A: I do believe that consolidation will happen. In many cases it will happen out of necessity because there is a potential mortality risk in many parts of the financial services industry and significant amounts of distress in the balance sheets of a few entities as well, in general it could be banks, non-banks, MFIs across, so consolidation will happen because of the challenges and opportunities in the sector and there could be consolidation for growth. I see both these happen in various sectors and I believe financial services is no exception over the next couple of years.
Q: Do you actually see this business of banks picking up MFIs; the buzz is around IndusInd Bank
for instance at this point in time. Do you see that being real possibility?
A: We have done a very small acquisition in the MFI space, a company called BSS Microfinance a few months ago, so we think it does make sense and having said that when you are doing large bites, I am sure the various players on either side are doing the diligence thoroughly.
Q: What kind of appetite do you have? You just spoke about the small acquisition that you did in the MFI space. Post ING, do you have the appetite for large bites or small bites?
A: On that I want to first share the good news. Our major and integration with ING Vysya, which was amongst the largest mergers, has gone through pretty well. We were fortunate that bulk of our integration on the ING Vysya Bank merger was done by end of September that is before the demonetisation challenges came up for the banking sector. Therefore, we feel good about the way the merger and integration of ING Vysya Bank into Kotak Mahindra Bank has happened. There has been tremendous amount of learning which we have got out of that. Therefore, our view is we are in a good position with a sound balance sheet and good capital and we are always open to options provided they add value and make sense for all.
Q: What kind of options would you consider?
A: When we are ready. We will make an announcement and let you know.
Q: What would make sense strategically for you at this point in time?
A: I think the entire gamut of financial services which makes value enhancing proposition and something which we believe that we have the ability of fully comprehending what we are getting into and being able to execute well.

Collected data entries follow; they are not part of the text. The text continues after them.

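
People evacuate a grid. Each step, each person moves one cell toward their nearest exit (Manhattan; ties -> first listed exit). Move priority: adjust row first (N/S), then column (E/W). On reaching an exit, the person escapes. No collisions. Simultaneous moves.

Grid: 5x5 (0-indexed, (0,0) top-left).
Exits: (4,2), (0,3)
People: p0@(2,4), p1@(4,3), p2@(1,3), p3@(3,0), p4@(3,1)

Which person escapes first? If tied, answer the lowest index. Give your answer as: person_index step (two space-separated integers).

Answer: 1 1

Derivation:
Step 1: p0:(2,4)->(1,4) | p1:(4,3)->(4,2)->EXIT | p2:(1,3)->(0,3)->EXIT | p3:(3,0)->(4,0) | p4:(3,1)->(4,1)
Step 2: p0:(1,4)->(0,4) | p1:escaped | p2:escaped | p3:(4,0)->(4,1) | p4:(4,1)->(4,2)->EXIT
Step 3: p0:(0,4)->(0,3)->EXIT | p1:escaped | p2:escaped | p3:(4,1)->(4,2)->EXIT | p4:escaped
Exit steps: [3, 1, 1, 3, 2]
First to escape: p1 at step 1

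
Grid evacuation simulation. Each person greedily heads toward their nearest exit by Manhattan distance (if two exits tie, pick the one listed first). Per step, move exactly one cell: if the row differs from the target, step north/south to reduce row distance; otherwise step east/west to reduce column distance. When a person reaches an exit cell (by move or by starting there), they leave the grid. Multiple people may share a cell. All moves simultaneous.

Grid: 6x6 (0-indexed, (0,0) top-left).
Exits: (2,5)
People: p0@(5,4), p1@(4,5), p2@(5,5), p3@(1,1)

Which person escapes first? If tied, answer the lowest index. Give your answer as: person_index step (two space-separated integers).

Step 1: p0:(5,4)->(4,4) | p1:(4,5)->(3,5) | p2:(5,5)->(4,5) | p3:(1,1)->(2,1)
Step 2: p0:(4,4)->(3,4) | p1:(3,5)->(2,5)->EXIT | p2:(4,5)->(3,5) | p3:(2,1)->(2,2)
Step 3: p0:(3,4)->(2,4) | p1:escaped | p2:(3,5)->(2,5)->EXIT | p3:(2,2)->(2,3)
Step 4: p0:(2,4)->(2,5)->EXIT | p1:escaped | p2:escaped | p3:(2,3)->(2,4)
Step 5: p0:escaped | p1:escaped | p2:escaped | p3:(2,4)->(2,5)->EXIT
Exit steps: [4, 2, 3, 5]
First to escape: p1 at step 2

Answer: 1 2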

Q: Since we are talking about your business specifically, let me ask you about the short-term outlook. We saw your numbers coming and the big surprise was on the loan growth front which came in at a little over 12 percent year-on-year. Is that sustainable post the exceptional demonetisation era that we have just been through?

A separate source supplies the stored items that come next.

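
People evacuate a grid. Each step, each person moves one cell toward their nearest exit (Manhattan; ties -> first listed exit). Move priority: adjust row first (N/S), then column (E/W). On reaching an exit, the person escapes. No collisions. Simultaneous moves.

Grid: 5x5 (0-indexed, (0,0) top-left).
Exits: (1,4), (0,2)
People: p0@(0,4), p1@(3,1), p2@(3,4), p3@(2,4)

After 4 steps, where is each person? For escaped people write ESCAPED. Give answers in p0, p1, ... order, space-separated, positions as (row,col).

Step 1: p0:(0,4)->(1,4)->EXIT | p1:(3,1)->(2,1) | p2:(3,4)->(2,4) | p3:(2,4)->(1,4)->EXIT
Step 2: p0:escaped | p1:(2,1)->(1,1) | p2:(2,4)->(1,4)->EXIT | p3:escaped
Step 3: p0:escaped | p1:(1,1)->(0,1) | p2:escaped | p3:escaped
Step 4: p0:escaped | p1:(0,1)->(0,2)->EXIT | p2:escaped | p3:escaped

ESCAPED ESCAPED ESCAPED ESCAPED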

A: One of the reasons is our loan growth for the Q3 was lower than what we had guided in October, was the fact that there was a slowdown due to the process of demonetisation which is why we came in at 12 percent for the December quarter. We think we are in a good shape and our approach to lending is unlike most other banks. Very focused, risk adjusted return which means if certain amount of risk we take, we must get appropriate returns. Therefore, we do not chase loan growth for the sake of loans. For the level of risks we are taking; we must get our returns because that is what we owe to our shareholders. Therefore, our approach to loan growth is very different from what you are seeing in the banking industry and despite that approach which is a disciplined risk adjusted return approach, we actually see opportunity as we go into the future because there is a big challenge which the state owned banking system is going through and as the economy gradually moves towards growth and the normalisation post demonetisation is happening faster, we see an opportunity to grow our balance sheet more positively in the future.